After the peas had been shelled, it carried out the hulls.

In the Fall, the apron was used to bring in apples that had fallen from the trees.

When unexpected company drove up the road, it was

surprising how much furniture that old apron could dust in a matter of seconds.

When dinner was ready, Grandma walked out onto the

porch, waved her apron, and the men knew it was

time to come in from the fields to dinner.

It will be a long time before someone invents something

that will replace that 'old-time apron that served so many purposes.

REMEMBER: Grandma used to set her hot baked apple pies on the

window sill to cool. Her Granddaughters set theirs on the window sill to thaw.

They would go crazy now trying to figure out how many germs were on that apron.

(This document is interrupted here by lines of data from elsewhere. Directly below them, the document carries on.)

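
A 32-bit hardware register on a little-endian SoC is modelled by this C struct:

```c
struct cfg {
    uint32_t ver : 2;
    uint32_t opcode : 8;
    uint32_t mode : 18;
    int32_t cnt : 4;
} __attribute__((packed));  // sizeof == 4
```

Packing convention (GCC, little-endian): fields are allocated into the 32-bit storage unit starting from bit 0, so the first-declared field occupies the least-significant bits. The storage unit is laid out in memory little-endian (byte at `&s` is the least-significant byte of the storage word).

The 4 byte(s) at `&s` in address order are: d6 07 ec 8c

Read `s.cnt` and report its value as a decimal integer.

[0]=0xd6 [1]=0x07 [2]=0xec [3]=0x8c (little-endian) → word 0x8cec07d6
ver:2 @ bit 0 → (0x8cec07d6>>0)&0x3 = 0x2
opcode:8 @ bit 2 → (0x8cec07d6>>2)&0xff = 0xf5
mode:18 @ bit 10 → (0x8cec07d6>>10)&0x3ffff = 0x33b01
cnt:4 @ bit 28 → (0x8cec07d6>>28)&0xf = 0x8  ←
cnt signed 4b, MSB=1: 8 - 16 = -8

-8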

This nice piece about aprons was passed along to me by Theresa Mustard, who will be one of the dealers at Bluebird's Vintage Market on May 1st. Theresa and her husband Jack have owned antique shops in Crane for many years, but now are focused on shows and travel in their RV. She has fabulous costume jewelry, lots of Shawnee and other vintage pottery, and what I call girly things (hats, gloves, vanity items), Plus probably a whole lot more we'll see at the Market! She always has some surprises!
In addition to Theresa and Jack's great vintage finds, we'll have apron expert extraordinaire Debbie Sanders from Republic, and incidently she's a fellow classmate from Republic High. You may have seen a feature in the Springfield News-Leader recently on Debbie's aprons, which are sold at Minden Place Antiques in Republic.
And a final ramble on the apron subject! My daughter Natalie has inherited her Grandma Nita's 'good cook' gene will be on hand at the Market with a mini tea-room featuring some of our family's favorite home made treats: Granny Bridges' chocolate cake is one you might want to sample, plus a whole lot more so save some room....
And I won't be surprised to see my daughter wearing.....an APRON!

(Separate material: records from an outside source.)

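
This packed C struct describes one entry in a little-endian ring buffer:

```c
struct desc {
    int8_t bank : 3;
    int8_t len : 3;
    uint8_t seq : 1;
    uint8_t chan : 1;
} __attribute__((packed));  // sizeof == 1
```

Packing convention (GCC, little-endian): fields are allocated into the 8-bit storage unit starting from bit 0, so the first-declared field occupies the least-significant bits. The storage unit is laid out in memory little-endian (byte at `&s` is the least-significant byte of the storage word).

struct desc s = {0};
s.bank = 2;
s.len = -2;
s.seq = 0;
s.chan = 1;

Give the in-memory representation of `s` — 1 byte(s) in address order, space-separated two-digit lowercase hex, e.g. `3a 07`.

[0+:3] bank=2 & 0x7 = 0x2; word=0x02
[3+:3] len=-2 & 0x7 = 0x6; word=0x32
[6+:1] seq=0 & 0x1 = 0x0; word=0x32
[7+:1] chan=1 & 0x1 = 0x1; word=0xb2
word = 0xb2 → little-endian bytes:
  [0]=0xb2

b2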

  1. Thanks for coming by my blog today and signing on as a follower! I think I have a piece of bluebird china! There is a picture of it on my blog a few posts back. I have it for sale in my booth. I was just drawn to it because of the sweet little bluebirds, but I knew nothing about it. Can you provide me with some info about it? Thanks!


  2. So nice to meet you here Polly! I have been a bluebird china collector since college days. Homer Laughlin made a LOT of it and there is a Schiffer book on published on the topic. Jo Cunningham who has written extensively about HL china has a couple of my pieces shown in one of her books. I date it to the 1920s-30s but I have seen ads for it in early 1900s catalogs. That sweet chubby bluebird with the apple blossoms has become my favorite image. Is there a mark on the bottom of your piece? Sometimes you can tell the year it was made by that. I saw the piece shown on your blog and hope you find more!

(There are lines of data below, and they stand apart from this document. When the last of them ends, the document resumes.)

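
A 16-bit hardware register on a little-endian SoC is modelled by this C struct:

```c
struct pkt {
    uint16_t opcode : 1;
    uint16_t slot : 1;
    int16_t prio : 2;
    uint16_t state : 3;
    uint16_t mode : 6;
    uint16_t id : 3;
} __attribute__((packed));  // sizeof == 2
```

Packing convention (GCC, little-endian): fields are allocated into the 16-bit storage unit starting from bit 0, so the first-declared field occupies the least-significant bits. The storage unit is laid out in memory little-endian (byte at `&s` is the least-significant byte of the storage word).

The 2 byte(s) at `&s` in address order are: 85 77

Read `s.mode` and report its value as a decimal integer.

47

[0]=0x85 [1]=0x77 (little-endian) → word 0x7785
opcode [0+:1] = (word>>0) & 0x1 = 1
slot [1+:1] = (word>>1) & 0x1 = 0
prio [2+:2] = (word>>2) & 0x3 = 1
state [4+:3] = (word>>4) & 0x7 = 0
mode [7+:6] = (word>>7) & 0x3f = 47  ←
id [13+:3] = (word>>13) & 0x7 = 3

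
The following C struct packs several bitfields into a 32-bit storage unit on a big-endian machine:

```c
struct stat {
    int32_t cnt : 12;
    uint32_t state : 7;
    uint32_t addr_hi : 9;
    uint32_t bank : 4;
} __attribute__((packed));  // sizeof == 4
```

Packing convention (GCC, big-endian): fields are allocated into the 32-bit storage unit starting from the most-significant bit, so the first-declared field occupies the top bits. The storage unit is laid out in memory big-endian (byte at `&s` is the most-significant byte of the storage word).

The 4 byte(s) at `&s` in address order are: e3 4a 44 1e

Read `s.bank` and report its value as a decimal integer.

[0]=0xe3 [1]=0x4a [2]=0x44 [3]=0x1e (big-endian) → word 0xe34a441e
cnt [20+:12] = (word>>20) & 0xfff = 3636
state [13+:7] = (word>>13) & 0x7f = 82
addr_hi [4+:9] = (word>>4) & 0x1ff = 65
bank [0+:4] = (word>>0) & 0xf = 14  ←

14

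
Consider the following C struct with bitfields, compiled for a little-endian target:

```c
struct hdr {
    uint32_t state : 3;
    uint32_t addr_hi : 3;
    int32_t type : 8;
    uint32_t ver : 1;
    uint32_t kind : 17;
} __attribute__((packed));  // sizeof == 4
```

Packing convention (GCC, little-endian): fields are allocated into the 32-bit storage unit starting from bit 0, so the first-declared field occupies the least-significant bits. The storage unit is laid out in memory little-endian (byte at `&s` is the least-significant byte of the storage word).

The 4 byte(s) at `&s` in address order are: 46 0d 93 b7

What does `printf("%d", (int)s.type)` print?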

  3. Hi Teresa, just love this post on aprons and all the sweet nostalgic ideas they bring. Both of my Grammas wore aprons every day. I think it is such a sweet tradition. I saw the aprons at the store, they were absolutely darling! I need to find out which booths are yours at SC and STD. I'm really having fun with the larger space, so glad you found it! I'm planning on being at your Bluebird Market, I'll need exact directions I'm easily lost otherwise!! Oh, and I can't wait for Relics to open, I so want it to be wonderful!

  4. Thanks Debra! I sent you the directions and I'll post them here closer to the event.

  5. Loved this post. It's so true -- I kept thinking about all those germs on the apron. Jan

  6. I love aprons always remember my grandmother wearing them.My mother does as well.I dont own one,lol.I think I will just have to get one this year....maybe for the holidays.Great post!